Ma, giusto, ho parlato di meritocrazia, la grande assente (assieme a molti diritti) nel panorama nazionale. D’altro canto, direte voi, se uno è bravo, e quindi offre un prodotto di qualità, perché non mantenerlo: conviene, giusto? Certo, se della qualità importasse davvero qualcosa a qualcuno in Italia. Ormai nel Paese la prospettiva che hanno le classi dirigenziali è quella di un miope stanco che ha perso gli occhiali. Non si riflette sul lungo termine, ma neanche sul medio: gli investimenti (che parolona) si fanno sull’hic et nunc, si pensa a rattoppare di continuo, senza considerare l’idea che mille toppe costano più, a conti fatti, di un rifacimento totale della struttura (qualunque essa sia, rimanendo nella metafora da carpentiere). E perché accade questo? Perché gran parte delle decisioni viene presa da persone che hanno davanti a loro, considerando la media dell’aspettativa di vita italiana, da dieci a vent’anni per scorrazzare su questo mondo. Non importa se il prodotto è più scarso di prima, l’importante è che costi meno, e che quindi i margini di guadagno siano più alti, per garantire ricche vecchiaie, sostanziose eredità e onorevoli funerali a chi comanda. Quindi è facilissimo, in questi campi di lavoro che dall’esterno paiono così divertenti e fichissimi, che tu venga sostituito da uno che ne sa molto meno di te, ma è disposto a lavorare per la metà di quello che prendi, sebbene il tuo salario sia già una cifra ridicola. E se si guarda bene, nella fila che si srotola fuori dalla porta del tuo ufficio (se ce l’hai), forse c’è qualcuno che farebbe gratisquello che fai tu, anche se non sa come si usa un congiuntivo.

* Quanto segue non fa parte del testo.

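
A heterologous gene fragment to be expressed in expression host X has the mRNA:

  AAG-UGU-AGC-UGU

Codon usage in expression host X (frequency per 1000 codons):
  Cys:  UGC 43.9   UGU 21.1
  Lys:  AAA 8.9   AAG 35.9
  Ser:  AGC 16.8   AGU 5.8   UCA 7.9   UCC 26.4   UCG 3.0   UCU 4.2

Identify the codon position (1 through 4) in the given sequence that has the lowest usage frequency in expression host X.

3

Codon 1 AAG (Lys): 35.9 per 1000.
Codon 2 UGU (Cys): 21.1 per 1000.
Codon 3 AGC (Ser): 16.8 per 1000.
Codon 4 UGU (Cys): 21.1 per 1000.
Lowest frequency is 16.8 at codon 3.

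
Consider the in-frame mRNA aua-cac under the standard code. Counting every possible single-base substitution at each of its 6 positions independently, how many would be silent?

3

Codon 1 (AUA, Ile): 2 synonymous substitutions.
Codon 2 (CAC, His): 1 synonymous substitution.
Total: 2 + 1 = 3.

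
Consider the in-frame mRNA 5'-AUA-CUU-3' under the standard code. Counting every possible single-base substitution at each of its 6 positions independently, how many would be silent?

5

Codon 1 (AUA, Ile): 2 synonymous substitutions.
Codon 2 (CUU, Leu): 3 synonymous substitutions.
Total: 2 + 3 = 5.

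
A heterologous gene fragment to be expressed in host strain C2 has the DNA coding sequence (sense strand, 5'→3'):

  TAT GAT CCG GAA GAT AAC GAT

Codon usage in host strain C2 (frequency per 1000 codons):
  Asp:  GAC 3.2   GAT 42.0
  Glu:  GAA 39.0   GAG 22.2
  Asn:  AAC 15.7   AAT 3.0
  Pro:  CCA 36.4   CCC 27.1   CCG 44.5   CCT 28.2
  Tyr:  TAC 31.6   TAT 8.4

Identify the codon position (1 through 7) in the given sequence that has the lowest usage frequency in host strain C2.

1

Codon 1 TAT (Tyr): 8.4 per 1000.
Codon 2 GAT (Asp): 42.0 per 1000.
Codon 3 CCG (Pro): 44.5 per 1000.
Codon 4 GAA (Glu): 39.0 per 1000.
Codon 5 GAT (Asp): 42.0 per 1000.
Codon 6 AAC (Asn): 15.7 per 1000.
Codon 7 GAT (Asp): 42.0 per 1000.
Lowest frequency is 8.4 at codon 1.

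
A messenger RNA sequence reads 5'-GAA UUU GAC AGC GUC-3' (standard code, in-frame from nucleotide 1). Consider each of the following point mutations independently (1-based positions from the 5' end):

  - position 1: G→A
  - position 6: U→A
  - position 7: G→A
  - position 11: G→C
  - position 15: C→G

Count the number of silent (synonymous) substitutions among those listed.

Codon 1: GAA (Glu) → AAA (Lys) — missense.
Codon 2: UUU (Phe) → UUA (Leu) — missense.
Codon 3: GAC (Asp) → AAC (Asn) — missense.
Codon 4: AGC (Ser) → ACC (Thr) — missense.
Codon 5: GUC (Val) → GUG (Val) — synonymous.
Synonymous: 1 of 5.

1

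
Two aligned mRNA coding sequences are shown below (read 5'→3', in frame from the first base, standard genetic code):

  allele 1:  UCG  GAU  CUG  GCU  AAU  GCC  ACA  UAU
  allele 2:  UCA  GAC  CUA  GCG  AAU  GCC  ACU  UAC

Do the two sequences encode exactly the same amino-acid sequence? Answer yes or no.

yes

Codon 1: UCG Ser / UCA Ser — synonymous.
Codon 2: GAU Asp / GAC Asp — synonymous.
Codon 3: CUG Leu / CUA Leu — synonymous.
Codon 4: GCU Ala / GCG Ala — synonymous.
Codon 5: AAU Asn / AAU Asn — identical.
Codon 6: GCC Ala / GCC Ala — identical.
Codon 7: ACA Thr / ACU Thr — synonymous.
Codon 8: UAU Tyr / UAC Tyr — synonymous.
Nonsynonymous differences: 0 → same protein.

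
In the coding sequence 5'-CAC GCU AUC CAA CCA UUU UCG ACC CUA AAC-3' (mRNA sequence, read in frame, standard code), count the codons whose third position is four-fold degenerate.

5

Codon 1 CAC (His): third position 2-fold.
Codon 2 GCU (Ala): third position 4-fold.
Codon 3 AUC (Ile): third position 3-fold.
Codon 4 CAA (Gln): third position 2-fold.
Codon 5 CCA (Pro): third position 4-fold.
Codon 6 UUU (Phe): third position 2-fold.
Codon 7 UCG (Ser): third position 4-fold.
Codon 8 ACC (Thr): third position 4-fold.
Codon 9 CUA (Leu): third position 4-fold.
Codon 10 AAC (Asn): third position 2-fold.
Four-fold degenerate third positions: 5.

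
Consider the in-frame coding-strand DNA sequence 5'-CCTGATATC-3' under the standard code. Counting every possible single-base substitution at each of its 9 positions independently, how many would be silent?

Codon 1 (CCT, Pro): 3 synonymous substitutions.
Codon 2 (GAT, Asp): 1 synonymous substitution.
Codon 3 (ATC, Ile): 2 synonymous substitutions.
Total: 3 + 1 + 2 = 6.

6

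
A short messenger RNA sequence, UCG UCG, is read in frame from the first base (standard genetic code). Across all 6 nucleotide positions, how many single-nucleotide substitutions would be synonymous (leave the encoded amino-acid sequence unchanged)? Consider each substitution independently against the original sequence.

6

Codon 1 (UCG, Ser): 3 synonymous substitutions.
Codon 2 (UCG, Ser): 3 synonymous substitutions.
Total: 3 + 3 = 6.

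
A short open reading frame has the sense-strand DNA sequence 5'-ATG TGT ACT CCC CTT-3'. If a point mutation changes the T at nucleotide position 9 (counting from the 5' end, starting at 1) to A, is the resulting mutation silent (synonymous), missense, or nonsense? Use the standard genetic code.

Position 9 falls in codon 3: ACT → Thr.
After the substitution the codon is ACA → Thr.
Both encode Thr, so the change is synonymous.

silent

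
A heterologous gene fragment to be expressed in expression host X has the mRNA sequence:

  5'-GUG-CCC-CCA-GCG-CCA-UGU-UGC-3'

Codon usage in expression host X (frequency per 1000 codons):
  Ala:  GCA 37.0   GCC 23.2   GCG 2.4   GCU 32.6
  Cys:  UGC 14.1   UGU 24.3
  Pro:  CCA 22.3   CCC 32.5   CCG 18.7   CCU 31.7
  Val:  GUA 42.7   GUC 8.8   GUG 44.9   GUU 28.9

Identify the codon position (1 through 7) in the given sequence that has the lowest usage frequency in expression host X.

Codon 1 GUG (Val): 44.9 per 1000.
Codon 2 CCC (Pro): 32.5 per 1000.
Codon 3 CCA (Pro): 22.3 per 1000.
Codon 4 GCG (Ala): 2.4 per 1000.
Codon 5 CCA (Pro): 22.3 per 1000.
Codon 6 UGU (Cys): 24.3 per 1000.
Codon 7 UGC (Cys): 14.1 per 1000.
Lowest frequency is 2.4 at codon 4.

4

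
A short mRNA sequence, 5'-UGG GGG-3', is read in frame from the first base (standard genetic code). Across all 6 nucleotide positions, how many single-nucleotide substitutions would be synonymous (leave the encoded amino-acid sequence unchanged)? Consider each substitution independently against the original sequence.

3

Codon 1 (UGG, Trp): 0 synonymous substitutions.
Codon 2 (GGG, Gly): 3 synonymous substitutions.
Total: 0 + 3 = 3.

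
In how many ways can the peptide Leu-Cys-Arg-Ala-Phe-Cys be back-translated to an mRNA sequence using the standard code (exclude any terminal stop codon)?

1152

Leu: 6 codons.
Cys: 2 codons.
Arg: 6 codons.
Ala: 4 codons.
Phe: 2 codons.
Cys: 2 codons.
6 × 2 × 6 × 4 × 2 × 2 = 1152.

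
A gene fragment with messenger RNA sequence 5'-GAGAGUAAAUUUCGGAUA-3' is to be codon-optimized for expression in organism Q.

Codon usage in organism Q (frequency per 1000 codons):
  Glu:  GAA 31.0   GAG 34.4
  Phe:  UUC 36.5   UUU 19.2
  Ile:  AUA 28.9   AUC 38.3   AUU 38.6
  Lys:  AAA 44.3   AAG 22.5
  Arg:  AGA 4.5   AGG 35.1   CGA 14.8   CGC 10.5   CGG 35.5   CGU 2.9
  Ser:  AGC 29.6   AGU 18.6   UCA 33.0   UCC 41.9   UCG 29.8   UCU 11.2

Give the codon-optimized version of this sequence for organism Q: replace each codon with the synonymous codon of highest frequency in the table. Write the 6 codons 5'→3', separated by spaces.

GAG UCC AAA UUC CGG AUU

Codon 1 (Glu): best is GAG at 34.4.
Codon 2 (Ser): best is UCC at 41.9.
Codon 3 (Lys): best is AAA at 44.3.
Codon 4 (Phe): best is UUC at 36.5.
Codon 5 (Arg): best is CGG at 35.5.
Codon 6 (Ile): best is AUU at 38.6.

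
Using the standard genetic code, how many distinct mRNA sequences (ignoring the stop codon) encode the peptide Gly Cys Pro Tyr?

Gly: 4 codons.
Cys: 2 codons.
Pro: 4 codons.
Tyr: 2 codons.
4 × 2 × 4 × 2 = 64.

64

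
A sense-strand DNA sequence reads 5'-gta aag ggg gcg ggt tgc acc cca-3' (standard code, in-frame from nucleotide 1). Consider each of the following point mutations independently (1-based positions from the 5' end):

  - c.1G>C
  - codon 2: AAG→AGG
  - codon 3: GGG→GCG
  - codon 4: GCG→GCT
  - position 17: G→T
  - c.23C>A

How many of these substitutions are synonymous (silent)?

1

Codon 1: GTA (Val) → CTA (Leu) — missense.
Codon 2: AAG (Lys) → AGG (Arg) — missense.
Codon 3: GGG (Gly) → GCG (Ala) — missense.
Codon 4: GCG (Ala) → GCT (Ala) — synonymous.
Codon 6: TGC (Cys) → TTC (Phe) — missense.
Codon 8: CCA (Pro) → CAA (Gln) — missense.
Synonymous: 1 of 6.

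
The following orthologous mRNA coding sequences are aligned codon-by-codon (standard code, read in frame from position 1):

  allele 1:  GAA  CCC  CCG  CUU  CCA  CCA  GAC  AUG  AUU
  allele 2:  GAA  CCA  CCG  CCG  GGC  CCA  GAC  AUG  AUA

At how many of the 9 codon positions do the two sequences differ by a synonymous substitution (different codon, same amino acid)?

2

Codon 1: GAA Glu / GAA Glu — identical.
Codon 2: CCC Pro / CCA Pro — synonymous.
Codon 3: CCG Pro / CCG Pro — identical.
Codon 4: CUU Leu / CCG Pro — nonsynonymous.
Codon 5: CCA Pro / GGC Gly — nonsynonymous.
Codon 6: CCA Pro / CCA Pro — identical.
Codon 7: GAC Asp / GAC Asp — identical.
Codon 8: AUG Met / AUG Met — identical.
Codon 9: AUU Ile / AUA Ile — synonymous.
Synonymous differences: 2.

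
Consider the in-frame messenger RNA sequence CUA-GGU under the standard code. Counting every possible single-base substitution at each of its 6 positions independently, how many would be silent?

7

Codon 1 (CUA, Leu): 4 synonymous substitutions.
Codon 2 (GGU, Gly): 3 synonymous substitutions.
Total: 4 + 3 = 7.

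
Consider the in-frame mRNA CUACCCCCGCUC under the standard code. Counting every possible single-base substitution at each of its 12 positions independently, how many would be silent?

13

Codon 1 (CUA, Leu): 4 synonymous substitutions.
Codon 2 (CCC, Pro): 3 synonymous substitutions.
Codon 3 (CCG, Pro): 3 synonymous substitutions.
Codon 4 (CUC, Leu): 3 synonymous substitutions.
Total: 4 + 3 + 3 + 3 = 13.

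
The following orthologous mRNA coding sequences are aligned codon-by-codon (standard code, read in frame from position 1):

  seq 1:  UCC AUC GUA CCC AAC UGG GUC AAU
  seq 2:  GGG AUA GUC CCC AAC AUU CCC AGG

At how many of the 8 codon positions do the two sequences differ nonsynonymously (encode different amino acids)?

4

Codon 1: UCC Ser / GGG Gly — nonsynonymous.
Codon 2: AUC Ile / AUA Ile — synonymous.
Codon 3: GUA Val / GUC Val — synonymous.
Codon 4: CCC Pro / CCC Pro — identical.
Codon 5: AAC Asn / AAC Asn — identical.
Codon 6: UGG Trp / AUU Ile — nonsynonymous.
Codon 7: GUC Val / CCC Pro — nonsynonymous.
Codon 8: AAU Asn / AGG Arg — nonsynonymous.
Nonsynonymous differences: 4.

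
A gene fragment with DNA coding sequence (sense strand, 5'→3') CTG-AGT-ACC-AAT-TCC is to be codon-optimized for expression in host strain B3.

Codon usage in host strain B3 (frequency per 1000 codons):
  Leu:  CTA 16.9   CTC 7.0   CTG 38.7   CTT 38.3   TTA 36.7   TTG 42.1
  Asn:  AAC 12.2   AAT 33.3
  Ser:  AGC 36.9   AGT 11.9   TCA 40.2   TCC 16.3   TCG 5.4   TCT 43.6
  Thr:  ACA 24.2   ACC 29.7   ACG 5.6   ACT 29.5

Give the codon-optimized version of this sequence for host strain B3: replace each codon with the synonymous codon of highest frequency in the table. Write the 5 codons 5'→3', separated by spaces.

TTG TCT ACC AAT TCT

Codon 1 (Leu): best is TTG at 42.1.
Codon 2 (Ser): best is TCT at 43.6.
Codon 3 (Thr): best is ACC at 29.7.
Codon 4 (Asn): best is AAT at 33.3.
Codon 5 (Ser): best is TCT at 43.6.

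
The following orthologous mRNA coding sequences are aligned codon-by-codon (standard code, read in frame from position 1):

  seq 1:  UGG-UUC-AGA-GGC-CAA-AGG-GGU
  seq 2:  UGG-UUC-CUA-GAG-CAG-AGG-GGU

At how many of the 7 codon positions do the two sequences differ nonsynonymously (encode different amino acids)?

2

Codon 1: UGG Trp / UGG Trp — identical.
Codon 2: UUC Phe / UUC Phe — identical.
Codon 3: AGA Arg / CUA Leu — nonsynonymous.
Codon 4: GGC Gly / GAG Glu — nonsynonymous.
Codon 5: CAA Gln / CAG Gln — synonymous.
Codon 6: AGG Arg / AGG Arg — identical.
Codon 7: GGU Gly / GGU Gly — identical.
Nonsynonymous differences: 2.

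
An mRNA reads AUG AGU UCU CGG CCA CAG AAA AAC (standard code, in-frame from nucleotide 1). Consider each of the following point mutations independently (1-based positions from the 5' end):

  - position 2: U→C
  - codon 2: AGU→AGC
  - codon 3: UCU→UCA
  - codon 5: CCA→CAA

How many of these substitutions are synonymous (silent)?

Codon 1: AUG (Met) → ACG (Thr) — missense.
Codon 2: AGU (Ser) → AGC (Ser) — synonymous.
Codon 3: UCU (Ser) → UCA (Ser) — synonymous.
Codon 5: CCA (Pro) → CAA (Gln) — missense.
Synonymous: 2 of 4.

2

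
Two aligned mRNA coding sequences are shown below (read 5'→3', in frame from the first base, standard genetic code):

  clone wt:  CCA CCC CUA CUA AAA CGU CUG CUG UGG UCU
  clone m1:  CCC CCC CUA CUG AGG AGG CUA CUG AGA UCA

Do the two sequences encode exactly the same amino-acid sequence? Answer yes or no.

no

Codon 1: CCA Pro / CCC Pro — synonymous.
Codon 2: CCC Pro / CCC Pro — identical.
Codon 3: CUA Leu / CUA Leu — identical.
Codon 4: CUA Leu / CUG Leu — synonymous.
Codon 5: AAA Lys / AGG Arg — nonsynonymous.
Codon 6: CGU Arg / AGG Arg — synonymous.
Codon 7: CUG Leu / CUA Leu — synonymous.
Codon 8: CUG Leu / CUG Leu — identical.
Codon 9: UGG Trp / AGA Arg — nonsynonymous.
Codon 10: UCU Ser / UCA Ser — synonymous.
Nonsynonymous differences: 2 → different protein.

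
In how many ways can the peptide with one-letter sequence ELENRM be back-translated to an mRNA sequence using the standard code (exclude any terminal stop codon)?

288

Glu: 2 codons.
Leu: 6 codons.
Glu: 2 codons.
Asn: 2 codons.
Arg: 6 codons.
Met: 1 codon.
2 × 6 × 2 × 2 × 6 × 1 = 288.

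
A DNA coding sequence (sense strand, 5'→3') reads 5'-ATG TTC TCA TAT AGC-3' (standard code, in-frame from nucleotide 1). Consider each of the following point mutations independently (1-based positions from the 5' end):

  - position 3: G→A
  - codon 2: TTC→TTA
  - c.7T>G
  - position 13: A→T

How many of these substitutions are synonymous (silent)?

Codon 1: ATG (Met) → ATA (Ile) — missense.
Codon 2: TTC (Phe) → TTA (Leu) — missense.
Codon 3: TCA (Ser) → GCA (Ala) — missense.
Codon 5: AGC (Ser) → TGC (Cys) — missense.
Synonymous: 0 of 4.

0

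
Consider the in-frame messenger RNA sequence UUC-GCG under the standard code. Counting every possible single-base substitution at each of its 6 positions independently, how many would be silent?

Codon 1 (UUC, Phe): 1 synonymous substitution.
Codon 2 (GCG, Ala): 3 synonymous substitutions.
Total: 1 + 3 = 4.

4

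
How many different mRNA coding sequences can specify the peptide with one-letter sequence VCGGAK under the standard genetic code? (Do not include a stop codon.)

Val: 4 codons.
Cys: 2 codons.
Gly: 4 codons.
Gly: 4 codons.
Ala: 4 codons.
Lys: 2 codons.
4 × 2 × 4 × 4 × 4 × 2 = 1024.

1024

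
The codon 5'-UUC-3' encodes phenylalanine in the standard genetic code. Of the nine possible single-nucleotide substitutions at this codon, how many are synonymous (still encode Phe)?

Position 1: none → 0 synonymous.
Position 2: none → 0 synonymous.
Position 3: UUU → 1 synonymous.
Total: 0 + 0 + 1 = 1.

1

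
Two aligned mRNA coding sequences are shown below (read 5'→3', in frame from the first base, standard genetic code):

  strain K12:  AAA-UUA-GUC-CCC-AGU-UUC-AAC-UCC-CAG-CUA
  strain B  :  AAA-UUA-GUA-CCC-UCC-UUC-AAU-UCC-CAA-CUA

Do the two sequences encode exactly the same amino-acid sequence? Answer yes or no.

Codon 1: AAA Lys / AAA Lys — identical.
Codon 2: UUA Leu / UUA Leu — identical.
Codon 3: GUC Val / GUA Val — synonymous.
Codon 4: CCC Pro / CCC Pro — identical.
Codon 5: AGU Ser / UCC Ser — synonymous.
Codon 6: UUC Phe / UUC Phe — identical.
Codon 7: AAC Asn / AAU Asn — synonymous.
Codon 8: UCC Ser / UCC Ser — identical.
Codon 9: CAG Gln / CAA Gln — synonymous.
Codon 10: CUA Leu / CUA Leu — identical.
Nonsynonymous differences: 0 → same protein.

yes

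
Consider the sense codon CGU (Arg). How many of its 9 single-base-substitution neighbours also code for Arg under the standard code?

3

Position 1: none → 0 synonymous.
Position 2: none → 0 synonymous.
Position 3: CGC, CGA, CGG → 3 synonymous.
Total: 0 + 0 + 3 = 3.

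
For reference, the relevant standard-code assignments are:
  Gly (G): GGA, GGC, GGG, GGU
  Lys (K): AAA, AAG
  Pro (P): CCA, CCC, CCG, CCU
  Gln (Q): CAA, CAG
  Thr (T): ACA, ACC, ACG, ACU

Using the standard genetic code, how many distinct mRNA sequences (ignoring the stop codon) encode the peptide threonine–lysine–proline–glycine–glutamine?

256

Thr: 4 codons.
Lys: 2 codons.
Pro: 4 codons.
Gly: 4 codons.
Gln: 2 codons.
4 × 2 × 4 × 4 × 2 = 256.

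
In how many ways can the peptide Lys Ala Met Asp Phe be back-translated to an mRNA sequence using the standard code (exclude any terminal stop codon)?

32

Lys: 2 codons.
Ala: 4 codons.
Met: 1 codon.
Asp: 2 codons.
Phe: 2 codons.
2 × 4 × 1 × 2 × 2 = 32.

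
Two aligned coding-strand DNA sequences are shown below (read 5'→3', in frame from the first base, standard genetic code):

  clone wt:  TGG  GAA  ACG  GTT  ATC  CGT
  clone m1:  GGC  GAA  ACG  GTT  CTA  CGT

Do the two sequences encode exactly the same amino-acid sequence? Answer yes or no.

Codon 1: TGG Trp / GGC Gly — nonsynonymous.
Codon 2: GAA Glu / GAA Glu — identical.
Codon 3: ACG Thr / ACG Thr — identical.
Codon 4: GTT Val / GTT Val — identical.
Codon 5: ATC Ile / CTA Leu — nonsynonymous.
Codon 6: CGT Arg / CGT Arg — identical.
Nonsynonymous differences: 2 → different protein.

no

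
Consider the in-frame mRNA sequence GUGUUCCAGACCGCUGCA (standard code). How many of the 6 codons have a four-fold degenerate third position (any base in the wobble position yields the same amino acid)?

Codon 1 GUG (Val): third position 4-fold.
Codon 2 UUC (Phe): third position 2-fold.
Codon 3 CAG (Gln): third position 2-fold.
Codon 4 ACC (Thr): third position 4-fold.
Codon 5 GCU (Ala): third position 4-fold.
Codon 6 GCA (Ala): third position 4-fold.
Four-fold degenerate third positions: 4.

4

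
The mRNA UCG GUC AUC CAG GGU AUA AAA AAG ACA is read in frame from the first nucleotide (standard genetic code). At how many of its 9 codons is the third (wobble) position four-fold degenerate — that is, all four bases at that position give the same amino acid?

Codon 1 UCG (Ser): third position 4-fold.
Codon 2 GUC (Val): third position 4-fold.
Codon 3 AUC (Ile): third position 3-fold.
Codon 4 CAG (Gln): third position 2-fold.
Codon 5 GGU (Gly): third position 4-fold.
Codon 6 AUA (Ile): third position 3-fold.
Codon 7 AAA (Lys): third position 2-fold.
Codon 8 AAG (Lys): third position 2-fold.
Codon 9 ACA (Thr): third position 4-fold.
Four-fold degenerate third positions: 4.

4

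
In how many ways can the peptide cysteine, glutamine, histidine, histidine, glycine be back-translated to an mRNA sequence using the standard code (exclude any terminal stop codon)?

64

Cys: 2 codons.
Gln: 2 codons.
His: 2 codons.
His: 2 codons.
Gly: 4 codons.
2 × 2 × 2 × 2 × 4 = 64.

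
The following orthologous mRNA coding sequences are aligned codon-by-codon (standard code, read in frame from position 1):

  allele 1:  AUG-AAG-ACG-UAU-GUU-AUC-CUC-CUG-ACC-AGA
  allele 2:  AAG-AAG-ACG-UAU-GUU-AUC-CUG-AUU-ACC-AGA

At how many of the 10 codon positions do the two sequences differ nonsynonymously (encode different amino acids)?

2

Codon 1: AUG Met / AAG Lys — nonsynonymous.
Codon 2: AAG Lys / AAG Lys — identical.
Codon 3: ACG Thr / ACG Thr — identical.
Codon 4: UAU Tyr / UAU Tyr — identical.
Codon 5: GUU Val / GUU Val — identical.
Codon 6: AUC Ile / AUC Ile — identical.
Codon 7: CUC Leu / CUG Leu — synonymous.
Codon 8: CUG Leu / AUU Ile — nonsynonymous.
Codon 9: ACC Thr / ACC Thr — identical.
Codon 10: AGA Arg / AGA Arg — identical.
Nonsynonymous differences: 2.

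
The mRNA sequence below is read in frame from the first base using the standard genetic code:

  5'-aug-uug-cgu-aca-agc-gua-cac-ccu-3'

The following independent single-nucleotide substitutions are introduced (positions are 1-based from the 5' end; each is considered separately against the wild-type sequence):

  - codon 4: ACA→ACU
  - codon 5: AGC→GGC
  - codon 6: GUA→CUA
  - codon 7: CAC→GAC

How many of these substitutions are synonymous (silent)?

Codon 4: ACA (Thr) → ACU (Thr) — synonymous.
Codon 5: AGC (Ser) → GGC (Gly) — missense.
Codon 6: GUA (Val) → CUA (Leu) — missense.
Codon 7: CAC (His) → GAC (Asp) — missense.
Synonymous: 1 of 4.

1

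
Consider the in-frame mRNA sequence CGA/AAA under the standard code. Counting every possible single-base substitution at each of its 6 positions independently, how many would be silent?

5

Codon 1 (CGA, Arg): 4 synonymous substitutions.
Codon 2 (AAA, Lys): 1 synonymous substitution.
Total: 4 + 1 = 5.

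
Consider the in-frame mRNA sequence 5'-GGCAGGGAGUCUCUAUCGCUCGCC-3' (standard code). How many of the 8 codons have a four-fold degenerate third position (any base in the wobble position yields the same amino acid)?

Codon 1 GGC (Gly): third position 4-fold.
Codon 2 AGG (Arg): third position 2-fold.
Codon 3 GAG (Glu): third position 2-fold.
Codon 4 UCU (Ser): third position 4-fold.
Codon 5 CUA (Leu): third position 4-fold.
Codon 6 UCG (Ser): third position 4-fold.
Codon 7 CUC (Leu): third position 4-fold.
Codon 8 GCC (Ala): third position 4-fold.
Four-fold degenerate third positions: 6.

6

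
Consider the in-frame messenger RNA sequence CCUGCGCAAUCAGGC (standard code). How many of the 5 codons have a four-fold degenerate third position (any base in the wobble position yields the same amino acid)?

Codon 1 CCU (Pro): third position 4-fold.
Codon 2 GCG (Ala): third position 4-fold.
Codon 3 CAA (Gln): third position 2-fold.
Codon 4 UCA (Ser): third position 4-fold.
Codon 5 GGC (Gly): third position 4-fold.
Four-fold degenerate third positions: 4.

4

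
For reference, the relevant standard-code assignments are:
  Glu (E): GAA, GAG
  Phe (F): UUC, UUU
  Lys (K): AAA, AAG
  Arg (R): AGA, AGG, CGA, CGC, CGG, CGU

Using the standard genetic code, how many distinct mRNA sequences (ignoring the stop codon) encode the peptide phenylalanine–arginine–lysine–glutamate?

Phe: 2 codons.
Arg: 6 codons.
Lys: 2 codons.
Glu: 2 codons.
2 × 6 × 2 × 2 = 48.

48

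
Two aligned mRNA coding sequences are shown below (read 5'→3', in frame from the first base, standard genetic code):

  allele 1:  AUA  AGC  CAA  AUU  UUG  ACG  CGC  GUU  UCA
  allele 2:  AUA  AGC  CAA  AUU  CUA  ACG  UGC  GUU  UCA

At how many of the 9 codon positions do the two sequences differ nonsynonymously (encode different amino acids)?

Codon 1: AUA Ile / AUA Ile — identical.
Codon 2: AGC Ser / AGC Ser — identical.
Codon 3: CAA Gln / CAA Gln — identical.
Codon 4: AUU Ile / AUU Ile — identical.
Codon 5: UUG Leu / CUA Leu — synonymous.
Codon 6: ACG Thr / ACG Thr — identical.
Codon 7: CGC Arg / UGC Cys — nonsynonymous.
Codon 8: GUU Val / GUU Val — identical.
Codon 9: UCA Ser / UCA Ser — identical.
Nonsynonymous differences: 1.

1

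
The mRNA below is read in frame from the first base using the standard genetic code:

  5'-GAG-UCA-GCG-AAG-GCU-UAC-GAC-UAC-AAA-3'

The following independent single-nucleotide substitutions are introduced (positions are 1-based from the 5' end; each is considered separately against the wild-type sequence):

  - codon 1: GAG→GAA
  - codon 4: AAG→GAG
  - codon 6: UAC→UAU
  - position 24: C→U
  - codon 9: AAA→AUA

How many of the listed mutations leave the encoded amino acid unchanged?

Codon 1: GAG (Glu) → GAA (Glu) — synonymous.
Codon 4: AAG (Lys) → GAG (Glu) — missense.
Codon 6: UAC (Tyr) → UAU (Tyr) — synonymous.
Codon 8: UAC (Tyr) → UAU (Tyr) — synonymous.
Codon 9: AAA (Lys) → AUA (Ile) — missense.
Synonymous: 3 of 5.

3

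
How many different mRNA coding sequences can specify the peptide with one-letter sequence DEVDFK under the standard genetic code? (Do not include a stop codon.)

128

Asp: 2 codons.
Glu: 2 codons.
Val: 4 codons.
Asp: 2 codons.
Phe: 2 codons.
Lys: 2 codons.
2 × 2 × 4 × 2 × 2 × 2 = 128.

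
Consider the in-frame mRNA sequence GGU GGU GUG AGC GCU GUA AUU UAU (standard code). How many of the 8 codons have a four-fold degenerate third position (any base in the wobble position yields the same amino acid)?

Codon 1 GGU (Gly): third position 4-fold.
Codon 2 GGU (Gly): third position 4-fold.
Codon 3 GUG (Val): third position 4-fold.
Codon 4 AGC (Ser): third position 2-fold.
Codon 5 GCU (Ala): third position 4-fold.
Codon 6 GUA (Val): third position 4-fold.
Codon 7 AUU (Ile): third position 3-fold.
Codon 8 UAU (Tyr): third position 2-fold.
Four-fold degenerate third positions: 5.

5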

Non leggete quello che ho scritto come uno sfogo personale: io, per alcuni versi, sono fortunato. E gli esempi che faccio esulano dal mio quotidiano, sebbene non siano del tutto distanti dalle mie esperienze. Ma io, come tanti altri, sono uno che produce qualcosa di impalpabile. “Un cazzo”, direbbe Brunetta, con il suo imprescindibile savoir faire, ed è questa l’idea che ormai passa. Chi fa cultura non fa un cazzo. Vero, tanto più che questo è un Paese dove ormai la panza ha soppiantato del tutto l’anima: a che servono i libri, i film, le canzoni non da Sanremo? A che serve investire sulla creatività giovanile, dare spazio a chi ha meno di trent’anni (e con la scuola così ridotta, i giovani si mantengono ignoranti, che genialata)? A chi importa di curare chi può portare delle nuove idee (da quanto tempo l’Italia non produce idee innovative, per non parlare di tutto il resto?): è la panza che va nutrita. E io, sempre di più, mi sento uno stuzzicadenti usato per togliere i resti di carne dalla bocca di chi (ci) mangia.